8. Hotel-Specific Behaviors

  • Property photos are the highest-volume class (10–50 per property × N properties). Server-side optimization to WebP + AVIF in three sizes (thumb 320 px, hero 1280 px, full 1920 px) is mandatory before the photo flips to ready — bandwidth in target markets is constrained.
  • Guest ID scans uploaded at check-in (reservation-service) are highly sensitive PII. They land in the private bucket with at-rest CMEK + a pii_id_scan retention policy that enforces redaction after the configured jurisdiction window (default 30 days for AF, 90 days for FR, configurable per tenant).
  • Tenant logos and theme assets are CDN-cached with an 8 h TTL and explicitly invalidated on update.
  • Generated invoices carry a long-term tax_compliance retention policy (default 7 years; per-jurisdiction override).
  • Vendor lock reports (lock-integration-service) carry a 12-month rolling retention policy.

9. Edge Cases (top-of-mind)

  • Download before scan completes → block with 409 MELMASTOON.FILE.SCAN_PENDING. The producer service receives file.scan.passed.v1 to flip its own status (e.g., property Photo.uploaded → ready).
  • Quota exceeded at initiate → 402 MELMASTOON.FILE.QUOTA_EXCEEDED; emit bucket.quota_warning.v1 at 80 % and 95 %.
  • Resumable upload abandoned (no confirm within session TTL of 1 h) → cleanup job deletes the partial GCS object and emits upload.failed.v1 with reason: 'session_expired'.
  • CDN cache lag after delete → invalidate request issued synchronously; clients are warned via Cache-Control: max-age=300 to limit blast radius. Sensitive content is never served via CDN.
  • Signed URL leak → audit row AccessGrant records every issuance with caller, tenant, IP, UA, and resource path; revocation is implemented via Redis blacklist of the URL signature until natural expiry.
  • Cross-tenant signed URL theft → impossible by construction: the signature is bound to a tenant-prefixed resource path, and the URL's Host validates against the bucket. A theft attempt fails at GCS, and the resulting access log is exported to BigQuery for SIEM correlation.
  • Large file > 50 MB → must use resumable / chunked upload flow (uploadType=resumable); the API surfaces a chunk size of 8 MiB.
  • Duplicate detection → SHA-256 of the bytes is required at confirm; if a file with the same hash already exists for the tenant + scope, the new FileObject row is created as an alias pointing to the same GCS object (refcount).

10. Sync Contract

file-storage-service does not replicate to the Electron desktop SQLite store. The desktop interacts via the same signed-URL workflow over the network when online. When offline, a small queue of pending uploads is held on disk and replayed when the device reconnects. See SYNC_CONTRACT for the offline upload queue protocol and idempotency rules.

11. AI Touchpoints

All AI calls are routed through ai-orchestrator-service (no direct provider calls). Capabilities:

  • file.image.safety_classify — pre-scan classifier on uploaded photos to flag explicit / violent content (HITL queue for tenant-policy review).
  • file.image.alt_text_draft — accessibility alt text in tenant locales (HITL accept-only on property-service photos and theme-config-service assets).
  • file.image.exif_redact — strip GPS + device EXIF on pii_id_scan and any image flagged as contains_guest_likeness=true.
  • file.id_scan.ocr_redact — for guest ID scans, OCR + selective redaction of non-essential fields (HITL gated; required by reservation-service workflow).
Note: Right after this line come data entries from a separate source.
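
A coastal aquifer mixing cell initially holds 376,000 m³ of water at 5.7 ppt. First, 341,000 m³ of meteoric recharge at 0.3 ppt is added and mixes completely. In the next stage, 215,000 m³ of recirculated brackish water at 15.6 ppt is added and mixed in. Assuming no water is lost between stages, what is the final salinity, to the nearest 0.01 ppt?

Conserving salt mass:
Initial salt = 376,000×5.7 = 2,143,200
After stage 1: salt = 2,143,200 + 341,000×0.3 = 2,245,500; volume = 717,000 m³; S = 3.132 ppt
After stage 2: salt = 2,245,500 + 215,000×15.6 = 5,599,500; volume = 932,000 m³
S = 5,599,500 / 932,000 = 6.008 ppt

6.01 ppt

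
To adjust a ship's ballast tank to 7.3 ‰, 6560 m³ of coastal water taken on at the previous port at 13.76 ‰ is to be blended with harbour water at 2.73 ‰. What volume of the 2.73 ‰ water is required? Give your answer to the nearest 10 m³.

9270 m³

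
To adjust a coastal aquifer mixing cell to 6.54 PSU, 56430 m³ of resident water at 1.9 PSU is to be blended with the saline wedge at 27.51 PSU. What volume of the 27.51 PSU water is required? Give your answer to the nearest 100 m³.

Salt balance: 56,430×1.9 + V×27.51 = (56,430+V)×6.54
107,217 + 27.51V = 369,052.2 + 6.54V
261,835.2 = 20.97V
V = 12,486.18 m³

12500 m³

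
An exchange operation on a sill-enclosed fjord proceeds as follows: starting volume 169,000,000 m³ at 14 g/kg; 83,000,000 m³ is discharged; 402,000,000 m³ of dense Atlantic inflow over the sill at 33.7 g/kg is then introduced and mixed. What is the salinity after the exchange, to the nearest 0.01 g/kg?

30.23 g/kg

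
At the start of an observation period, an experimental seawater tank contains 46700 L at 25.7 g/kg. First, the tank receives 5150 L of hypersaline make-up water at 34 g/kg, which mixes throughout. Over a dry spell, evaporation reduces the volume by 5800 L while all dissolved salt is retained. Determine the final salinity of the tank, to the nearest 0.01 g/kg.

After mixing: salt = 46,700×25.7 + 5,150×34 = 1,375,290; volume = 51,850 L
After evaporation: salt unchanged = 1,375,290; volume = 51,850 − 5,800 = 46,050 L
S = 1,375,290 / 46,050 = 29.8651 g/kg

29.87 g/kg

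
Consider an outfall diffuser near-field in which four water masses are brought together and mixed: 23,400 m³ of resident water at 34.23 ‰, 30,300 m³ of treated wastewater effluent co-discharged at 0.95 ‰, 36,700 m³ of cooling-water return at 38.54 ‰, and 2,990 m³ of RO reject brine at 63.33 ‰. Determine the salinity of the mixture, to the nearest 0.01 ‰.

26.06 ‰

By conservation of dissolved salt,
salt = 23,400×34.23 + 30,300×0.95 + 36,700×38.54 + 2,990×63.33 = 800,982 + 28,785 + 1,414,418 + 189,356.7 = 2,433,541.7
volume = 23,400 + 30,300 + 36,700 + 2,990 = 93,390 m³
S = 2,433,541.7 / 93,390 = 26.0578 ‰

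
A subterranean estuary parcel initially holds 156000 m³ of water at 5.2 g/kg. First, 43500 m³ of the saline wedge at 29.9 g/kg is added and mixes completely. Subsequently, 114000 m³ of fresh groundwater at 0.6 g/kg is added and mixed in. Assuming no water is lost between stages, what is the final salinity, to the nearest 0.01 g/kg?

6.95 g/kg

By conservation of dissolved salt,
Initial salt = 156,000×5.2 = 811,200
After stage 1: salt = 811,200 + 43,500×29.9 = 2,111,850; volume = 199,500 m³; S = 10.586 g/kg
After stage 2: salt = 2,111,850 + 114,000×0.6 = 2,180,250; volume = 313,500 m³
S = 2,180,250 / 313,500 = 6.9545 g/kg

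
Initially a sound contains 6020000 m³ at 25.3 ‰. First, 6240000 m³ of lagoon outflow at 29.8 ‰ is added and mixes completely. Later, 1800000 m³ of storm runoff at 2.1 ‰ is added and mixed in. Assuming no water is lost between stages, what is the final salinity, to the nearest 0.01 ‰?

24.33 ‰

Conserving salt mass:
Initial salt = 6,020,000×25.3 = 152,306,000
After stage 1: salt = 152,306,000 + 6,240,000×29.8 = 338,258,000; volume = 12,260,000 m³; S = 27.59 ‰
After stage 2: salt = 338,258,000 + 1,800,000×2.1 = 342,038,000; volume = 14,060,000 m³
S = 342,038,000 / 14,060,000 = 24.327 ‰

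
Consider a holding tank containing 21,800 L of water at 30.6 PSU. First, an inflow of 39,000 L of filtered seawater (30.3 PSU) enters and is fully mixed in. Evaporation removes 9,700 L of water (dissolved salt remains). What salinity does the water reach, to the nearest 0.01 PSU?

After mixing: salt = 21,800×30.6 + 39,000×30.3 = 1,848,780; volume = 60,800 L
After evaporation: salt unchanged = 1,848,780; volume = 60,800 − 9,700 = 51,100 L
S = 1,848,780 / 51,100 = 36.1796 PSU

36.18 PSU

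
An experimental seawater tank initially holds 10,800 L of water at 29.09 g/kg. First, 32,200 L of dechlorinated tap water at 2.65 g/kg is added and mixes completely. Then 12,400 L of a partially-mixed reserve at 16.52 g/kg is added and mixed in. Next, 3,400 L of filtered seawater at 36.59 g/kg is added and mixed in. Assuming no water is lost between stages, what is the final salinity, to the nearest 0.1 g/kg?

12.4 g/kg

Salt balance:
Initial salt = 10,800×29.09 = 314,172
After stage 1: salt = 314,172 + 32,200×2.65 = 399,502; volume = 43,000 L; S = 9.291 g/kg
After stage 2: salt = 399,502 + 12,400×16.52 = 604,350; volume = 55,400 L; S = 10.909 g/kg
After stage 3: salt = 604,350 + 3,400×36.59 = 728,756; volume = 58,800 L
S = 728,756 / 58,800 = 12.3938 g/kg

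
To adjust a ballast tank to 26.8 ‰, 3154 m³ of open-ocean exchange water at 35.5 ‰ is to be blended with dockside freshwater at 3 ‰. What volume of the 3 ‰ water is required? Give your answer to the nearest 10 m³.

Salt balance: 3,154×35.5 + V×3 = (3,154+V)×26.8
111,967 + 3V = 84,527.2 + 26.8V
27,439.8 = 23.8V
V = 1,152.93 m³

1150 m³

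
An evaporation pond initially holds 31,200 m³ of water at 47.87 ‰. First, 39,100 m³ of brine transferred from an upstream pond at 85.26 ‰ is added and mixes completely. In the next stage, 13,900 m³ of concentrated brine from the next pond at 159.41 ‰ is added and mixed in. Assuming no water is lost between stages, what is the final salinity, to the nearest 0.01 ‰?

83.65 ‰

Salt balance:
Initial salt = 31,200×47.87 = 1,493,544
After stage 1: salt = 1,493,544 + 39,100×85.26 = 4,827,210; volume = 70,300 m³; S = 68.666 ‰
After stage 2: salt = 4,827,210 + 13,900×159.41 = 7,043,009; volume = 84,200 m³
S = 7,043,009 / 84,200 = 83.6462 ‰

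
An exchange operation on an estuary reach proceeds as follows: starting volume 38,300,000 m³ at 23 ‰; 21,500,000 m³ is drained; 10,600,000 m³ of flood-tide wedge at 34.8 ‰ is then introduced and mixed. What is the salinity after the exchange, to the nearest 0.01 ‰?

Remaining after removal: 16,800,000 m³ at 23 ‰ (salt = 386,400,000)
After addition: salt = 386,400,000 + 10,600,000×34.8 = 755,280,000; volume = 27,400,000 m³
S = 755,280,000 / 27,400,000 = 27.565 ‰

27.56 ‰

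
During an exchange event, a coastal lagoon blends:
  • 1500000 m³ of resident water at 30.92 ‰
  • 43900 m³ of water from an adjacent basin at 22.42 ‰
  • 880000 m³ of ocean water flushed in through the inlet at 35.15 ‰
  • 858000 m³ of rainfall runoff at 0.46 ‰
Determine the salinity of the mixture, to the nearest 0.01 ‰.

23.98 ‰

Conserving salt mass:
salt = 1,500,000×30.92 + 43,900×22.42 + 880,000×35.15 + 858,000×0.46 = 46,380,000 + 984,238 + 30,932,000 + 394,680 = 78,690,918
volume = 1,500,000 + 43,900 + 880,000 + 858,000 = 3,281,900 m³
S = 78,690,918 / 3,281,900 = 23.9772 ‰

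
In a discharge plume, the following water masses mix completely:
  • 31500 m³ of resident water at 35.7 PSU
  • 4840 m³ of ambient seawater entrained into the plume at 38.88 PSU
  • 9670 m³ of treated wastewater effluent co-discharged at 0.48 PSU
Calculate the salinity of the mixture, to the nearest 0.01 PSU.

Weighted by volume,
salt = 31,500×35.7 + 4,840×38.88 + 9,670×0.48 = 1,124,550 + 188,179.2 + 4,641.6 = 1,317,370.8
volume = 31,500 + 4,840 + 9,670 = 46,010 m³
S = 1,317,370.8 / 46,010 = 28.6323 PSU

28.63 PSU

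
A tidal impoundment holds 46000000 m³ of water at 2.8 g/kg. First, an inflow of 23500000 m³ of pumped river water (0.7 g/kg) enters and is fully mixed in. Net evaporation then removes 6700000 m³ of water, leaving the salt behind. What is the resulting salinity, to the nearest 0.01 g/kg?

2.31 g/kg

After mixing: salt = 46,000,000×2.8 + 23,500,000×0.7 = 145,250,000; volume = 69,500,000 m³
After evaporation: salt unchanged = 145,250,000; volume = 69,500,000 − 6,700,000 = 62,800,000 m³
S = 145,250,000 / 62,800,000 = 2.3129 g/kg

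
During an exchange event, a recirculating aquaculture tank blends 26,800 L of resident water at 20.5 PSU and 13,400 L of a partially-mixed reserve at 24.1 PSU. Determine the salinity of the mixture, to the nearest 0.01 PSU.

21.70 PSU

Salt balance:
salt = 26,800×20.5 + 13,400×24.1 = 549,400 + 322,940 = 872,340
volume = 26,800 + 13,400 = 40,200 L
S = 872,340 / 40,200 = 21.7 PSU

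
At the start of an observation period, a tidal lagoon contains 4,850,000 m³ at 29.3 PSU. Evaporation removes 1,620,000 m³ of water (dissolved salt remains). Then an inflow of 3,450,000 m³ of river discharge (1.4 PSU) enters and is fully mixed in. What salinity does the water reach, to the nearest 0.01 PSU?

22.00 PSU

After evaporation: salt = 4,850,000×29.3 = 142,105,000; volume = 4,850,000 − 1,620,000 = 3,230,000 m³
After mixing: salt = 142,105,000 + 3,450,000×1.4 = 146,935,000; volume = 3,230,000 + 3,450,000 = 6,680,000 m³
S = 146,935,000 / 6,680,000 = 21.9963 PSU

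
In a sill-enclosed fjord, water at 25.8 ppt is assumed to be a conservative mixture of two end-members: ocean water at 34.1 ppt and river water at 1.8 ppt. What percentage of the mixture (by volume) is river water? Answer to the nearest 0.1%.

Let f be the freshwater fraction. Salt balance per unit volume:
f×1.8 + (1−f)×34.1 = 25.8
f = (34.1 − 25.8) / (34.1 − 1.8) = 8.3/32.3 = 0.257

25.7%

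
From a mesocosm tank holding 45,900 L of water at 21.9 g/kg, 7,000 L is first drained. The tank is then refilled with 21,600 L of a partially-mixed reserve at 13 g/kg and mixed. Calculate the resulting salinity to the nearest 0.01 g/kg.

18.72 g/kg

Remaining after removal: 38,900 L at 21.9 g/kg (salt = 851,910)
After addition: salt = 851,910 + 21,600×13 = 1,132,710; volume = 60,500 L
S = 1,132,710 / 60,500 = 18.7225 g/kg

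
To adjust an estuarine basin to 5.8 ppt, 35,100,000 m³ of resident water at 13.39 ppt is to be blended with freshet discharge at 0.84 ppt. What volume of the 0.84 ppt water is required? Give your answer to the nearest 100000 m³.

Salt balance: 35,100,000×13.39 + V×0.84 = (35,100,000+V)×5.8
469,989,000 + 0.84V = 203,580,000 + 5.8V
266,409,000 = 4.96V
V = 53,711,491.94 m³

53700000 m³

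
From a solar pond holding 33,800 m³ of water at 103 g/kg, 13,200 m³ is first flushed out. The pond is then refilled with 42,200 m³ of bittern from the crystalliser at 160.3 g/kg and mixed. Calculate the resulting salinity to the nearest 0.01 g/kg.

141.50 g/kg

Remaining after removal: 20,600 m³ at 103 g/kg (salt = 2,121,800)
After addition: salt = 2,121,800 + 42,200×160.3 = 8,886,460; volume = 62,800 m³
S = 8,886,460 / 62,800 = 141.5041 g/kg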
Every AI artifact persists with AIProvenance. See AI_INTEGRATION.

12. Failure Posture

  • GCS unavailable → upload returns 503 MELMASTOON.FILE.PROVIDER_UNAVAILABLE with retryAfter. Producers must not block their own write paths on a file upload.
  • Scan worker backlog → scans queue with backpressure on Pub/Sub; reads of unscanned files block (409 SCAN_PENDING). Quarantined files stay quarantined until manual override.
  • Optimizer failure → the original full variant remains usable; thumb/hero requests fall back to full with on-the-fly CDN resizing as a degraded mode.
  • CDN invalidation failure → re-queued with exponential backoff; alert if backlog > 50.
  • Retention sweeper failure → alert immediately; this is a compliance boundary.

13. Consumers (SLO Perspective)

ConsumerRead patternLatency targetStaleness tolerance
bff-tenant-booking-service (photo URLs)hot read via CDNp95 80 ms (CDN)up to 8 h CDN TTL
bff-consumer-service (search photos)hot read via CDNp95 80 msup to 8 h CDN TTL
bff-backoffice-service (signed URLs)per-request signed URLp95 200 msn/a (signed)
notification-service (PDF attachments)per-request signed URLp95 200 msn/a
billing-service (invoice store + re-issue)metadata + signed URLp95 200 msn/a
reservation-service (ID scans)per-request signed URL with strict scopep95 200 msn/a
property-service (photo lifecycle)event-driven on scan.passed.v1n/a≤ 30 s

14. Ownership

  • Team: Platform Infrastructure squad.
  • Escalation: platform-infra-oncall → platform-oncall.
  • Reviewers: platform architect, security reviewer (PII handling, bucket IAM, signed URL design), compliance reviewer (retention windows, GDPR erasure path).